Had he been a Turkish Bashaw, he would doubtless have tied the offending beauty up in a sack and dropped her into the Bosphorus; had he been a Russian boyar, he would have done his best to get her exiled to Siberia; but, as he was neither the one nor the other, and was in his present position quite unable to treat her as cruelly as he wished, with devilish ingenuity he hit upon the only mode in which he could hope to gratify his petty spite against a woman, whose only crime was that she did not admire him as much as he admired himself.
The Count’s little scheme of revenge was not complex, as he merely intended to call upon Justinian to keep his word, and force his daughter into the marriage, and, once she was his wife, punish her in a way of which he felt himself thoroughly capable, that is, by worrying her to death. A petty, spiteful, narrow-minded man like the Greek had quite a gift in annoying those people whom he disliked, and by assiduously exercising this ignoble talent, could hope to render unbearable the life of even the happiest and most long-suffering person. Besides, if he grew tired of Helena, he could easily force her to leave Melnos, for her father was so old that he would soon be in his dotage, and thus could not protect the girl, in which case Caliphronas would be free to act as his spiteful nature dictated.

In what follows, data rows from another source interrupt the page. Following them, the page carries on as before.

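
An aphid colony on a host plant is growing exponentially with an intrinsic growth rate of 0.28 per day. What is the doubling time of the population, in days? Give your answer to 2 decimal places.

2.48 days

Doubling time t_d = ln(2)/r = 0.6931/0.28 = 2.4755.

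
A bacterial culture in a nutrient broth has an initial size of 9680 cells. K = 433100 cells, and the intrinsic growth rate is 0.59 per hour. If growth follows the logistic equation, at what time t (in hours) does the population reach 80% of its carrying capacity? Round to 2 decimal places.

8.75 hours

A = (K − N₀)/N₀ = (433100 − 9680)/9680 = 43.742.
Solve 433100/(1 + 43.742·e^(−0.59t)) = 346480: 1 + 43.742·e^(−0.59t) = 1.25, so e^(−0.59t) = 0.00571537.
−0.59·t = ln(0.00571537) = -5.1646, so t = 5.1646/0.59 = 8.7536.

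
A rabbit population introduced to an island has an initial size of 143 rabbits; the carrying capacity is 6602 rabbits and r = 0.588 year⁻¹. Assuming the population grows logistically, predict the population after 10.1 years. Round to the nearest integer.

5900 rabbits

A = (K − N₀)/N₀ = (6602 − 143)/143 = 45.168.
N(t) = K/(1 + A·e^(−rt)) = 6602/(1 + 45.168×e^(−0.588×10.1)).
e^(−5.939) = 0.0026352; denominator = 1 + 45.168×0.0026352 = 1.119.
N = 6602/1.119 = 5899.77.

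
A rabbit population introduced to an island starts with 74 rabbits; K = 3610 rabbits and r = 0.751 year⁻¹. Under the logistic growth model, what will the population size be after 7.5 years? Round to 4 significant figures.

A = (K − N₀)/N₀ = (3610 − 74)/74 = 47.784.
N(t) = K/(1 + A·e^(−rt)) = 3610/(1 + 47.784×e^(−0.751×7.5)).
e^(−5.633) = 0.0035796; denominator = 1 + 47.784×0.0035796 = 1.171.
N = 3610/1.171 = 3082.71.

3083 rabbits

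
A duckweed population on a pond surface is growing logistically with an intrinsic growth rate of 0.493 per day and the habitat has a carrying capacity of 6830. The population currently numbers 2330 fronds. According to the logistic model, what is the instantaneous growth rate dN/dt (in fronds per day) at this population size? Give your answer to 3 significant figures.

757 fronds per day

dN/dt = rN(1 − N/K) = 0.493 × 2330 × (1 − 2330/6830).
1 − 2330/6830 = 0.65886; dN/dt = 0.493 × 2330 × 0.65886 = 756.82.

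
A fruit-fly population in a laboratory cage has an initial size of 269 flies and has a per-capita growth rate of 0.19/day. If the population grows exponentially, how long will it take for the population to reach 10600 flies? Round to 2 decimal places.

Set N₀·e^(rt) = 10600: e^(0.19·t) = 10600/269 = 39.405.
0.19·t = ln(39.405) = 3.6739, so t = 3.6739/0.19 = 19.336.

19.34 days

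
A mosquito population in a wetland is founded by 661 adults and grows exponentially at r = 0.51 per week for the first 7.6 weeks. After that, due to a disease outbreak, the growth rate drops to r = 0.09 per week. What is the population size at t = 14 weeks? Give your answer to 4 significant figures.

56710 adults

Phase 1: N(7.6) = 661·e^(0.51×7.6) = 661·e^3.876 = 31880.6.
Phase 2 runs for 14 − 7.6 = 6.4 weeks at r = 0.09.
N(14) = 31880.6·e^(0.09×6.4) = 31880.6·e^0.576 = 56712.7.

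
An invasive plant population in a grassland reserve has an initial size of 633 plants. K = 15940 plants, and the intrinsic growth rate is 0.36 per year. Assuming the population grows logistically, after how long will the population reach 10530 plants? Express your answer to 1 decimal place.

10.7 years

A = (K − N₀)/N₀ = (15940 − 633)/633 = 24.182.
Solve 15940/(1 + 24.182·e^(−0.36t)) = 10530: 1 + 24.182·e^(−0.36t) = 1.5138, so e^(−0.36t) = 0.0212463.
−0.36·t = ln(0.0212463) = -3.8516, so t = 3.8516/0.36 = 10.699.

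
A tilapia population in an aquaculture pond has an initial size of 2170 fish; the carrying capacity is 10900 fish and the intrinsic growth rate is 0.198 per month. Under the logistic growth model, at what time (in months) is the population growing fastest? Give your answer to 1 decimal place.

7.0 months

Logistic growth is fastest at N = K/2 = 5450.
A = (K − N₀)/N₀ = 4.023. Set K/(1 + A·e^(−rt)) = K/2 → A·e^(−rt) = 1.
e^(−0.198t) = 1/4.023 = 0.248568, so t = ln(4.023)/0.198 = 1.392/0.198 = 7.0305.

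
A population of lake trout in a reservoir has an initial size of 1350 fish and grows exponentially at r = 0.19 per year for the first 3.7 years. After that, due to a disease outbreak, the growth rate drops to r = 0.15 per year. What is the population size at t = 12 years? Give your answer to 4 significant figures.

Phase 1: N(3.7) = 1350·e^(0.19×3.7) = 1350·e^0.703 = 2726.73.
Phase 2 runs for 12 − 3.7 = 8.3 years at r = 0.15.
N(12) = 2726.73·e^(0.15×8.3) = 2726.73·e^1.245 = 9469.77.

9470 fish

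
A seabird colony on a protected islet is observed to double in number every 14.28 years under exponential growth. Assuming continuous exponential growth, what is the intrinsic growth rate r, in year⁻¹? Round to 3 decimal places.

r = ln(2)/t_d = 0.6931/14.28 = 0.04854.

0.049 per year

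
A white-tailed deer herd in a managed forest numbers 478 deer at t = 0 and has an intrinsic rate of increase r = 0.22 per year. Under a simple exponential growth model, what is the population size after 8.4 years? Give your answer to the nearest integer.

3034 deer

N(t) = N₀·e^(rt) = 478 × e^(0.22×8.4) = 478 × e^1.848.
e^1.848 ≈ 6.3471, so N ≈ 478 × 6.3471 = 3033.92.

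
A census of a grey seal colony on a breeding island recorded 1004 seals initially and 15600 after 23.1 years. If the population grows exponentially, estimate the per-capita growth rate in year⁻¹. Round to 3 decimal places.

From N(t) = N₀·e^(rt): e^(r·23.1) = 15600/1004 = 15.538.
r·23.1 = ln(15.538) = 2.7433, so r = 2.7433/23.1 = 0.11876.

0.119 per year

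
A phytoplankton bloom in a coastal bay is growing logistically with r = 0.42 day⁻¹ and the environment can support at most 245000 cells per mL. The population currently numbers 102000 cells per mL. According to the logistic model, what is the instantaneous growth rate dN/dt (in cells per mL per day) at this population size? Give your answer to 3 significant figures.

25000 cells per mL per day

dN/dt = rN(1 − N/K) = 0.42 × 102000 × (1 − 102000/245000).
1 − 102000/245000 = 0.58367; dN/dt = 0.42 × 102000 × 0.58367 = 25005.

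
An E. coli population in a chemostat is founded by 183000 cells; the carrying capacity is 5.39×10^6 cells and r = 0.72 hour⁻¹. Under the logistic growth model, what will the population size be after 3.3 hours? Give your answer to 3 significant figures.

A = (K − N₀)/N₀ = (5.39×10^6 − 183000)/183000 = 28.454.
N(t) = K/(1 + A·e^(−rt)) = 5.39×10^6/(1 + 28.454×e^(−0.72×3.3)).
e^(−2.376) = 0.092922; denominator = 1 + 28.454×0.092922 = 3.6439.
N = 5.39×10^6/3.6439 = 1.479165×10^6.

1480000 cells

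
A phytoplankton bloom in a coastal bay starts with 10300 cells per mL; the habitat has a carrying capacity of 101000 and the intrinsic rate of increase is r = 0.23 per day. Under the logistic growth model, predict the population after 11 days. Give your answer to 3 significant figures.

A = (K − N₀)/N₀ = (101000 − 10300)/10300 = 8.8058.
N(t) = K/(1 + A·e^(−rt)) = 101000/(1 + 8.8058×e^(−0.23×11)).
e^(−2.53) = 0.079659; denominator = 1 + 8.8058×0.079659 = 1.7015.
N = 101000/1.7015 = 59360.7.

59400 cells per mL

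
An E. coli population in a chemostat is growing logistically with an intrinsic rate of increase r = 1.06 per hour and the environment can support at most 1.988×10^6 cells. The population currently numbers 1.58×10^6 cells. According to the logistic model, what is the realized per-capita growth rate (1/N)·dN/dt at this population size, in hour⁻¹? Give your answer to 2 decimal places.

(1/N)·dN/dt = r(1 − N/K) = 1.06 × (1 − 1.58×10^6/1.988×10^6).
= 1.06 × 0.20523 = 0.21755.

0.22 per hour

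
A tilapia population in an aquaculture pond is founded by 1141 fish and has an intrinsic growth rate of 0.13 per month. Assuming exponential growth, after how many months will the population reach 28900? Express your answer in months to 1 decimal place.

24.9 months

Set N₀·e^(rt) = 28900: e^(0.13·t) = 28900/1141 = 25.329.
0.13·t = ln(25.329) = 3.2319, so t = 3.2319/0.13 = 24.861.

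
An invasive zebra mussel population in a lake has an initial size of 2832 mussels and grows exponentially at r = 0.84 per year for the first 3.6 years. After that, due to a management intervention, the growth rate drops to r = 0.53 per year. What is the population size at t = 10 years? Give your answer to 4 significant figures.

1732000 mussels

Phase 1: N(3.6) = 2832·e^(0.84×3.6) = 2832·e^3.024 = 58263.9.
Phase 2 runs for 10 − 3.6 = 6.4 years at r = 0.53.
N(10) = 58263.9·e^(0.53×6.4) = 58263.9·e^3.392 = 1.731915×10^6.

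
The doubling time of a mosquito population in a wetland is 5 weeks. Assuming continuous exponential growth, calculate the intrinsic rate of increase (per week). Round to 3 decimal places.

0.139 per week

r = ln(2)/t_d = 0.6931/5 = 0.13863.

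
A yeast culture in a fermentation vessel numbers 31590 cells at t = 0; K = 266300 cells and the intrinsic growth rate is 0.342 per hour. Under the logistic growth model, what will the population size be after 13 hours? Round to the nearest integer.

A = (K − N₀)/N₀ = (266300 − 31590)/31590 = 7.4299.
N(t) = K/(1 + A·e^(−rt)) = 266300/(1 + 7.4299×e^(−0.342×13)).
e^(−4.446) = 0.011725; denominator = 1 + 7.4299×0.011725 = 1.0871.
N = 266300/1.0871 = 244960.

244960 cells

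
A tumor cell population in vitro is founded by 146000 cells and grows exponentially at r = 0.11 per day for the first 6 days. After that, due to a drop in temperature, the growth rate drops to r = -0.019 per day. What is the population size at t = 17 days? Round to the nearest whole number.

Phase 1: N(6) = 146000·e^(0.11×6) = 146000·e^0.66 = 282480.
Phase 2 runs for 17 − 6 = 11 days at r = -0.019.
N(17) = 282480·e^(-0.019×11) = 282480·e^-0.209 = 229203.

229203 cells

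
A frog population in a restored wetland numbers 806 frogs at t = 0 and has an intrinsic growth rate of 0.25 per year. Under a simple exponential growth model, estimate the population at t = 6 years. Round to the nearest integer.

N(t) = N₀·e^(rt) = 806 × e^(0.25×6) = 806 × e^1.5.
e^1.5 ≈ 4.4817, so N ≈ 806 × 4.4817 = 3612.24.

3612 frogs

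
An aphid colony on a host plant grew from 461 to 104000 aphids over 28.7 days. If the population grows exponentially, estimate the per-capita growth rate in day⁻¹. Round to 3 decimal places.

0.189 per day

From N(t) = N₀·e^(rt): e^(r·28.7) = 104000/461 = 225.6.
r·28.7 = ln(225.6) = 5.4187, so r = 5.4187/28.7 = 0.18881.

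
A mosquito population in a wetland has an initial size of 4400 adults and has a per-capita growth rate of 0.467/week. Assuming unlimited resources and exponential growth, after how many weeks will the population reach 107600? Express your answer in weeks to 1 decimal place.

6.8 weeks

Set N₀·e^(rt) = 107600: e^(0.467·t) = 107600/4400 = 24.455.
0.467·t = ln(24.455) = 3.1968, so t = 3.1968/0.467 = 6.8454.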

As[As] to Justinian’s breaking faith with him, such a thing never entered into the Count’s mind for a moment, and, scoundrel as he was himself, he hardly dreamed that any one would be astute enough to beat him with his own weapons, least of all the Demarch, who had hitherto acted towards him in a strictly honorable way. Strong diseases, however, require strong remedies, and, had the deceiving of Caliphronas not been imperative for the salvation of the island, Justinian would certainly not have stooped to such duplicity. Caliphronas, therefore, ready to betray the Demarch if the fancy took him, never thought the Demarch would betray him, and thus relied blindly on the promise of the forced marriage being fulfilled, in which case this consummate scamp decided to sacrifice Helena in the most painful manner which he could devise, for the gratification of his wounded pride.
That Maurice loved Helena he knew well enough, for had not the mere sight of that lovely face brought the young man from England to this semi-civilized island of the Ægean; but as to whether the passion was reciprocal, Caliphronas felt doubtful, as he had never espied anything in the girl’s demeanor towards his rival to inspire him with such a belief. But whether she loved this young Englishman or not, the Count was quite indifferent, as he had Justinian’s promise that, with her consent or without it, Helena should be his. As it turned out, the marriage, if it took place, would be without her consent, but this the Greek deemed a small matter, and therefore repaired to the Acropolis with the full determination to force the Demarch to keep his word. It was in this rosy light that Caliphronas looked at the circumstances of the case, and he never thought of what he should do in the event of things turning out otherwise, for the simple reason that, in his blind arrogance, he deemed himself too powerful to be thwarted in any way; so, disguising his chagrin under an air of triumph, he went in the afternoon to meet Justinian, and his fate.